It is about a mile from Margaret Downey’s house to the Giraffe Centre. On Saturday 11th February 2012, Margaret rang up the Kenya Wildlife Services (KWS) because two large female lions, assumed to be mother and daughter, had been prowling around her plot and her staff were reluctant to cross the lawn from their quarters to her house. KWS arrived and couldn’t find any trace of the lions. But they knew that a pair of lions had wandered away from the Nairobi National Park and had terrorised the Giraffe Centre a few weeks earlier and had actually killed one.
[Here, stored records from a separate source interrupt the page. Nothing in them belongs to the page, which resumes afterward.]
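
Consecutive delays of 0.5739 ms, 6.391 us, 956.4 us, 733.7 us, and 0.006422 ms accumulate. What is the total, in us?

2276.813 us

In us:
  0.5739 ms = 0.5739 × 10^3 us = 573.9
  6.391 us → 6.391
  956.4 us → 956.4
  733.7 us → 733.7
  0.006422 ms = 0.006422 × 10^3 us = 6.422
Sum: 573.9 + 6.391 + 956.4 + 733.7 + 6.422 = 2276.813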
KWS visited the Giraffe Centre but they hadn’t seen the lions for the last 24 hours. However, the KWS soon found the lions in the vicinity. Because of walled gardens and closed gates, the only route any animal could take between Margaret’s house and the Giraffe Centre is along the little frequented Milima Road then down the Mbagathi Lane dead end, on through our drive and out onto the track that leads to the Giraffe Centre. To confirm this theory I questioned our German Shepherd, who has a different bark for all types of trespassers; one for humans, another for monkeys and different again for warthogs. The crescendo of noise erupting from the dog in the early hours of the 11th had not hitherto featured in his vocabulary. In fact, the last time I heard a similar bark was four dog generations ago when both leopard and lion were not uncommon nocturnal visitors in Langata. Having read the evidence, the reader will decide whether or not a lion walked up our drive. I’ve combined a photo of my gate and a lion to represent the lion I believe visited our property in February.
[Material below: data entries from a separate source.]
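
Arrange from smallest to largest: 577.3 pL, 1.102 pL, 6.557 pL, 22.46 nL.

1.102 pL < 6.557 pL < 577.3 pL < 22.46 nL

577.3 pL = 0.0000000005773 L
1.102 pL = 0.000000000001102 L
6.557 pL = 0.000000000006557 L
22.46 nL = 0.00000002246 L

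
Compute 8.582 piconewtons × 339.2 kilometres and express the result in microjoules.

2.9110144 microjoules

8.582 × 10^-12 × 339.2 × 10^3 = 2911.0144 × 10^-9 J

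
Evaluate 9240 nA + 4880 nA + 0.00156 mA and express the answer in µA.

15.68 µA

In µA:
  9240 nA = 9240e-3 µA = 9.24
  4880 nA = 4880e-3 µA = 4.88
  0.00156 mA = 0.00156e3 µA = 1.56
Sum: 9.24 + 4.88 + 1.56 = 15.68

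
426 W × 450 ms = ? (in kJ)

426 × 450 × 10⁻³ = 191700 × 10⁻³ J

0.1917 kJ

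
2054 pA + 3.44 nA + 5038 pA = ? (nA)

10.532 nA

In nA:
  2054 pA = 2054 × 10⁻³ nA = 2.054
  3.44 nA → 3.44
  5038 pA = 5038 × 10⁻³ nA = 5.038
Sum: 2.054 + 3.44 + 5.038 = 10.532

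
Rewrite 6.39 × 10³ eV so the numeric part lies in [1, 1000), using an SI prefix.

6.39 keV

= 6.39 × 10³ eV; 10³ is kilo.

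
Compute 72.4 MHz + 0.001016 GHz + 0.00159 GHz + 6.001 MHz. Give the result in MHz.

In MHz:
  72.4 MHz → 72.4
  0.001016 GHz = 0.001016 × 10³ MHz = 1.016
  0.00159 GHz = 0.00159 × 10³ MHz = 1.59
  6.001 MHz → 6.001
Sum: 72.4 + 1.016 + 1.59 + 6.001 = 81.007

81.007 MHz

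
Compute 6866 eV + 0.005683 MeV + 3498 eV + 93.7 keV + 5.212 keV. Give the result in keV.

114.959 keV

In keV:
  6866 eV = 6866 × 10^-3 keV = 6.866
  0.005683 MeV = 0.005683 × 10^3 keV = 5.683
  3498 eV = 3498 × 10^-3 keV = 3.498
  93.7 keV → 93.7
  5.212 keV → 5.212
Sum: 6.866 + 5.683 + 3.498 + 93.7 + 5.212 = 114.959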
The incident reminded me of one of the more interesting evenings of my life. Shortly after Independence I, with the help of my friends, organised a Son et Lumiere show called ‘The African Night’ on the tourist circuit of the Ngong Hills about twenty miles out of Nairobi. The audience would arrive by car or minibus from Nairobi and we optimistically had sitting for one hundred visitors. The backdrop to the sound and light show was a rock face of the Rift Valley and the twenty amateur actors in appropriate costumes were appropriately illuminated as the pre-recorded voice told the history of Kenya. Nothing was more annoying than when the lights were dimmed and the voice penetrated the stillness of the African night with “Roll back the centuries, let time unfurl…” and then for the scene to be lit up with the headlights of the car of some late arrivals and usually with a blowing exhaust! We therefore had a notice posted two hundred yards from the site – ‘Please leave your car here. Our staff will escort you.’
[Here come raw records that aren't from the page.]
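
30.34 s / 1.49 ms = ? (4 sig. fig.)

20360

(30.34) / (1.49 × 10^-3) = 20.362 × 10^3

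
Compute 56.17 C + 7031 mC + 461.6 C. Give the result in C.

524.801 C

In C:
  56.17 C → 56.17
  7031 mC = 7031 × 10^-3 C = 7.031
  461.6 C → 461.6
Sum: 56.17 + 7.031 + 461.6 = 524.801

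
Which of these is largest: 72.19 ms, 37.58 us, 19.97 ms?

72.19 ms = 0.07219 s
37.58 us = 0.00003758 s
19.97 ms = 0.01997 s

72.19 ms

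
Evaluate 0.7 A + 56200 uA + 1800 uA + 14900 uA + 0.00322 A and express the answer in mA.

776.12 mA

In mA:
  0.7 A = 0.7 × 10³ mA = 700
  56200 uA = 56200 × 10⁻³ mA = 56.2
  1800 uA = 1800 × 10⁻³ mA = 1.8
  14900 uA = 14900 × 10⁻³ mA = 14.9
  0.00322 A = 0.00322 × 10³ mA = 3.22
Sum: 700 + 56.2 + 1.8 + 14.9 + 3.22 = 776.12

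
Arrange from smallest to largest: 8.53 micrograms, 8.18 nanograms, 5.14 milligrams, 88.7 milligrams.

8.53 micrograms = 0.00000853 grams
8.18 nanograms = 0.00000000818 grams
5.14 milligrams = 0.00514 grams
88.7 milligrams = 0.0887 grams

8.18 nanograms < 8.53 micrograms < 5.14 milligrams < 88.7 milligrams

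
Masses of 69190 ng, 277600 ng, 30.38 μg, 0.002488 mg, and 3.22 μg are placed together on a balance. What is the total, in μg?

382.878 μg

In μg:
  69190 ng = 69190e-3 μg = 69.19
  277600 ng = 277600e-3 μg = 277.6
  30.38 μg → 30.38
  0.002488 mg = 0.002488e3 μg = 2.488
  3.22 μg → 3.22
Sum: 69.19 + 277.6 + 30.38 + 2.488 + 3.22 = 382.878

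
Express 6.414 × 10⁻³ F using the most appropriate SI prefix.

= 6.414 × 10⁻³ F; 10⁻³ is milli.

6.414 mF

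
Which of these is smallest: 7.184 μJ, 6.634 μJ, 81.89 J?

7.184 μJ = 0.000007184 J
6.634 μJ = 0.000006634 J
81.89 J = 81.89 J

6.634 μJ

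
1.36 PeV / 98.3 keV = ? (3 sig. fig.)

(1.36 × 10^15) / (98.3 × 10^3) = 0.01384 × 10^12

13800000000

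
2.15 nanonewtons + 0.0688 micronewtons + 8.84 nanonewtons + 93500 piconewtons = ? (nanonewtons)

In nanonewtons:
  2.15 nanonewtons → 2.15
  0.0688 micronewtons = 0.0688 × 10^3 nanonewtons = 68.8
  8.84 nanonewtons → 8.84
  93500 piconewtons = 93500 × 10^-3 nanonewtons = 93.5
Sum: 2.15 + 68.8 + 8.84 + 93.5 = 173.29

173.29 nanonewtons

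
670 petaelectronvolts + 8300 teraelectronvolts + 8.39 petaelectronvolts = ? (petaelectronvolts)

In petaelectronvolts:
  670 petaelectronvolts → 670
  8300 teraelectronvolts = 8300 × 10⁻³ petaelectronvolts = 8.3
  8.39 petaelectronvolts → 8.39
Sum: 670 + 8.3 + 8.39 = 686.69

686.69 petaelectronvolts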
At 22:00 hours that moonless night the show was over, the applause died down and around fifty delighted clients collected the blankets they had been advised to bring and headed back to their cars. At 22:05 hours we heard the first scream. Six grown lions were sauntering in the pitch black around the 25 parked cars and one or two of them were walking up and down the track. I grabbed one of our megaphones and assured everyone in the pitch darkness that lions only eat people as a last resort when no other food is available. My encouraging words did not go down very well. However, we had a happy ending and the lions harmed no one. We received good coverage in the East African Standard and the incident confirmed my faith in tourists who will bitch like hell if the bath water is not hot enough but when faced with a real challenge will act courageously. One spoke up saying, “Don’t worry, as far as I am concerned it is the perfect end to ‘The African Night.’ I will be able to dine out on this one for years.”